Gerry Balfe Smyth’s first solo exhibition ‘last breath’ is a series of photograph’s documenting life in the south inner city flats complex of St. Teresa’s Garden’s in Dublin’s liberties area. Built in the 1950’s this social housing project was home to over two thousand tenants. The pictures, which were inspired by the spirit and resolve of an isolated community that have been neglected for generations.
In the early1980’s Dublin’s the heroin epidemic was at its height. The St Theresa’s Gardens flats complex was one of many deprived communities in Dublin that had been flooded with heroin. Drug dealers were operating on a level that had not been seen before, the police and government bodies were not equipped to contain the situation. Many young lives were wiped out through addiction, their families torn apart and with little or no support from the state.
Over time the Residents fought back and the Concerned Parents Against Drugs group did a lot to reclaim their community, forced evictions of dealers and nightly patrols by the residents were the only way they could begin to address the problem.

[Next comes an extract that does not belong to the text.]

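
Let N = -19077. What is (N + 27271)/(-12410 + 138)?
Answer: -4097/6136 ≈ -0.66770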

Now with regeneration in its final stages a small number of residents remain.
Most of the buildings have been demolished and the occupants moved to different locations around Dublin. These people are now dealing with the reality of transition into new neighborhoods and establishing a new identity and sense of belonging.
The images were taken over a seven-year period before regeneration had begun, a record of life and some of the people from the ‘flats’ and their the struggle to survive, another reminder that social integration and inclusion must be accompanied by economic investment for it to have a chance. The pictures are the last breath of an vibrant community before it is finally laid to rest.